In the exercise of our discretion and based on our consideration of the evidence presented in light of the factors enunciated in Matter of Tropea v Tropea (87 NY2d 727), we conclude that permitting plaintiff to enroll the children in a school outside the Cassadaga school system and modifying the visitation schedule based upon plaintiff's relocation would serve the children's best interests (see, Matter of Tropea v Tropea, supra, at 741; Matter of Gillard v Gillard, 241 AD2d 966). Plaintiff presented evidence that she made a reasonable attempt to find housing within the Cassadaga school system and that the move was motivated by the failure of that attempt, together with her impending remarriage and the opportunity to improve her economic situation (see, Matter of Tropea v Tropea, supra, at 739). Although the relocation will affect the existing visitation schedule, the overall impact on the relationship between defendant and the children will be minimal in view of the distance *1028 involved (see, Matter of Tropea v Tropea, supra, at 739). Further, although the parties expressed a preference for the Cassadaga school system in their stipulation, that agreement is not the sole consideration in a determination of the children's best interests (see, Matter of Tropea v Tropea, supra, at 741, n 2; see also, Eschbach v Eschbach, 56 NY2d 167, 171). Indeed, the evidence fails to establish that the Cassadaga Central School District is superior to the Panama Central School District or that the children's lives would be enhanced educationally by remaining within the Cassadaga school system (see, Matter of Tropea v Tropea, supra, at 740-741).

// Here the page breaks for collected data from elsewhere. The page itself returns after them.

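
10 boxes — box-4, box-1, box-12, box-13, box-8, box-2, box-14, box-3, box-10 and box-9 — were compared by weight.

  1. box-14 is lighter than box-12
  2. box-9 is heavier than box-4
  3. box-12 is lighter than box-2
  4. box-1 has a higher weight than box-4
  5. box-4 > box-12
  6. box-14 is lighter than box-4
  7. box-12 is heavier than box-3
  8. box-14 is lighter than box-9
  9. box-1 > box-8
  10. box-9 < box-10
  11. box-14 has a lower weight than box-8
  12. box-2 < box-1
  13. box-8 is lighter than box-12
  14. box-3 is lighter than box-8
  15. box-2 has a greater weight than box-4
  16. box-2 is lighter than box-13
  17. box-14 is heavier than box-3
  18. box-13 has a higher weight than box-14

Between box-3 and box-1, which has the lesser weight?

The relevant relations are box-3 < box-14; box-14 < box-8; box-8 < box-12; box-12 < box-4; box-4 < box-2; box-2 < box-1.
Together: box-3 < box-14 < box-8 < box-12 < box-4 < box-2 < box-1.
So box-3 < box-1; box-3 is the lighter of the two.

box-3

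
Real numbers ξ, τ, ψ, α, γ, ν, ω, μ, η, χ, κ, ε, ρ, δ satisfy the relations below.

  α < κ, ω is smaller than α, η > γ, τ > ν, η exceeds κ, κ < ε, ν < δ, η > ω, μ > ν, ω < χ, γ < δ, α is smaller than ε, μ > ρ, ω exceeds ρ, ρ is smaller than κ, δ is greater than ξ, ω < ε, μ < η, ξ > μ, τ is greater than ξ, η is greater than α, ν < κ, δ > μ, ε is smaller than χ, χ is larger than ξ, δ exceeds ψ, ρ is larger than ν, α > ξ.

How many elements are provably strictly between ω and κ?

1

The relations place ω below κ. An element lies strictly between them when it is forced above ω and also forced below κ.
Above ω: {α, ε, χ, η}. Below κ: {ν, ρ, μ, ξ, α}.
Intersection: {α} — 1.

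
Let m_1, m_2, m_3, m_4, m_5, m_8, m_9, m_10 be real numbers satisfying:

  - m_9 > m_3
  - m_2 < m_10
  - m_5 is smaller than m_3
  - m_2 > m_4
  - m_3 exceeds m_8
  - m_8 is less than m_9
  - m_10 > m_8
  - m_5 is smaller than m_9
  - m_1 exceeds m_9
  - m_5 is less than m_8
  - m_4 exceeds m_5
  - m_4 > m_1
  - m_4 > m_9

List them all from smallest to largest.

m_5 < m_8 < m_3 < m_9 < m_1 < m_4 < m_2 < m_10

The consecutive links are each given: m_5 < m_8; m_8 < m_3; m_3 < m_9; m_9 < m_1; m_1 < m_4; m_4 < m_2; m_2 < m_10.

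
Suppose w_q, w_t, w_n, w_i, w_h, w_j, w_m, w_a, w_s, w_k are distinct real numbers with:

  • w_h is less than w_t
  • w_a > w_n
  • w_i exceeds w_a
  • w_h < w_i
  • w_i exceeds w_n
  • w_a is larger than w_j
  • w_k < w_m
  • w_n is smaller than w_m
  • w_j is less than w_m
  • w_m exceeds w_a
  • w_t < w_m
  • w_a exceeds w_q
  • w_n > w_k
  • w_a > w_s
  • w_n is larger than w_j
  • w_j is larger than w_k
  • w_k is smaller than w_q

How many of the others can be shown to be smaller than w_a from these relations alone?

Directly below w_a: w_j, w_q, w_n, w_s.
One step further: w_k (5 so far).
No other element is forced below w_a by the given relations, so the count is 5.

5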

Finally, we agree with the Law Guardian that the proof fails to demonstrate that the transfer of primary physical placement of the children from plaintiff to defendant is in the children's best interests (see, Matter of Giovannone v Giovannone, 206 AD2d 869, lv denied 84 NY2d 805).

We therefore direct that primary physical placement of the children be restored to plaintiff, and we remit the matter to Supreme Court for further proceedings to establish a visitation schedule. In view of the reversal of the court's determination with respect to placement, the appeal from the supplemental order expanding plaintiff's visitation is dismissed as academic (see, Matter of Amanda H. v Paul Robert W., 230 AD2d 857). (Appeal from Order of Supreme Court, Chautauqua County, Gerace, J.--Custody.)

Present--Green, J. P., Pine, Lawton, Hayes and Wisner, JJ.